Victor looked back over the wreckage. Something caught his eye. Amid the shattered remains of the kiosk's circuitry lay a black block about 12 cm. long. He recognized it as a vintage modular processor, with built-in memory holding all the kiosk's apps. Casting around to see if he was being observed, he hurried over and pulled the black resin case from the mess. One end was rounded, the other square, so it resembled a small black tombstone. It was an i99 module, stamped with the manufacturer's logo and date it was made: 18 July 40. The wiring harness had been torn violently out, damaging the connector, but otherwise the unit looked intact.

Was he holding ViLan in his hands?

Victor got back in the Ford, tucking the i99 under the seat. He knew someone who might be able to access the processor. Possession of the syncel was a felony, but he'd felt some of its power and wanted to examine it more closely. With luck the unit was still readable.

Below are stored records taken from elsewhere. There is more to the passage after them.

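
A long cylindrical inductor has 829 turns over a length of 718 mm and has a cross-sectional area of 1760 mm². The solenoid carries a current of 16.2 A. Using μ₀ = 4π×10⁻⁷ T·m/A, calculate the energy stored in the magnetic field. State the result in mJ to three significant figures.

U ≈ 278 mJ

A = 1760 mm² = 1.760×10^-3 m².
L = μ₀N²A/ℓ = (4π×10⁻⁷)(829)²(1.760×10^-3)/(0.718) = 2.117×10^-3 H.
U = ½LI² = ½(2.117×10^-3)(16.2)² = 0.2778 J.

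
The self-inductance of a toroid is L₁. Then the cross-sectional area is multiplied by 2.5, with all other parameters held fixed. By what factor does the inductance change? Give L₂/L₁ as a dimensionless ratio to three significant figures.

L₂/L₁ = 2.50

For a toroid, L ∝ μᵣN²A/R.
L₂/L₁ = (2.5) = 2.50.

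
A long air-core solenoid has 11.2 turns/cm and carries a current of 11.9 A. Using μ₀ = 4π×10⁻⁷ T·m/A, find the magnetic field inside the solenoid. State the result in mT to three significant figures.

Inside a long solenoid, B = μ₀nI.
B = (4π×10⁻⁷)(1.120×10^3 m⁻¹)(11.9 A) = 1.6748×10^-2 T.

B ≈ 16.7 mT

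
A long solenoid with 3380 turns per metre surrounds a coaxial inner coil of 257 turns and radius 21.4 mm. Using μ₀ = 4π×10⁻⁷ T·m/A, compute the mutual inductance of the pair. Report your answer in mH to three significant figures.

M ≈ 1.57 mH

The outer solenoid produces a uniform field B₁ = μ₀n₁I₁ across the inner coil,
so the flux linkage is N₂Φ = N₂B₁A₂ = μ₀n₁N₂A₂·I₁, giving M = μ₀n₁N₂A₂.
A₂ = πr² = π(2.140×10^-2 m)² = 1.439×10^-3 m².
M = (4π×10⁻⁷)(3380)(257)(1.439×10^-3) = 1.570×10^-3 H.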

The car, still without WAG guidance, responded deliberately to spoken commands. Scanning the eroded lane lines on the pavement, it crept at low speed along the rural road. Victor's car reached the ramp and climbed back onto the highway. He activated his PDL to link Lex Bradley, who had grown up on the Farm with him. Lex still lived in Chapel Hill, not twenty-five kilometers from Fysikos. He ran a junk shop--"Village Surplus and Vintage Tech"--and if anyone could access the i99, he could. As soon as the Sang-eo was back in the World, a recorded message popped up.

"Hey, Mr. Leventon, Simone Hart here." My, how formal. She was someplace it was night. Outdoor lights glimmered behind her, reflecting on water all around.



"I've been trying to reach you, but you've been offline. I wanted to congratulate you on your win over ARAKHNA and let you know I'm out of position just now." A deep, powerful horn sounded somewhere behind her. He heard a fragment of speech in a language he didn't recognize. Simone turned half around and said in German to someone not in view, "Es ist Nummer zweiundsechzig." ("It's Number 62").

Facing her PDL again she continued, "I don't know when I'll be back, but I hope you'll be all right without me."

He had no idea she was gone. Checking the date, he saw it was posted June 23. He'd been unprotected for two days. That made him reconsider the truck incident. Maybe he was the target after all.


A few notes: "Syncel" means "synthetic celebrity," widely used in 2055 in the entertainment and news industries. ViLan was an early attempt to create the perfect talking head, and succeeded so well it had to be banned. People were so obsessed by it there were work stoppages and suicides in 2042. ViLan was banned and possession of an active copy became a serious felony.

Simone Hart is Victor's bodyguard. She disappeared from Kitty Hawk on a mission of her own just before the chess match with ARAKHNA ended.

Valentin Malenkov works for the Russian AI maker Zhestkiye Nomera. He and Victor are sort of frenemies. 

Hermann Freitag is the Nobel Prize winning creator of the first truly sentient AI, MEFISTO, in 2024. He backs Victor financially in his match against ARAKHNA.

Erika Freitag is Hermann's daughter, and CIO of their AI research firm, Conradin & Freitag.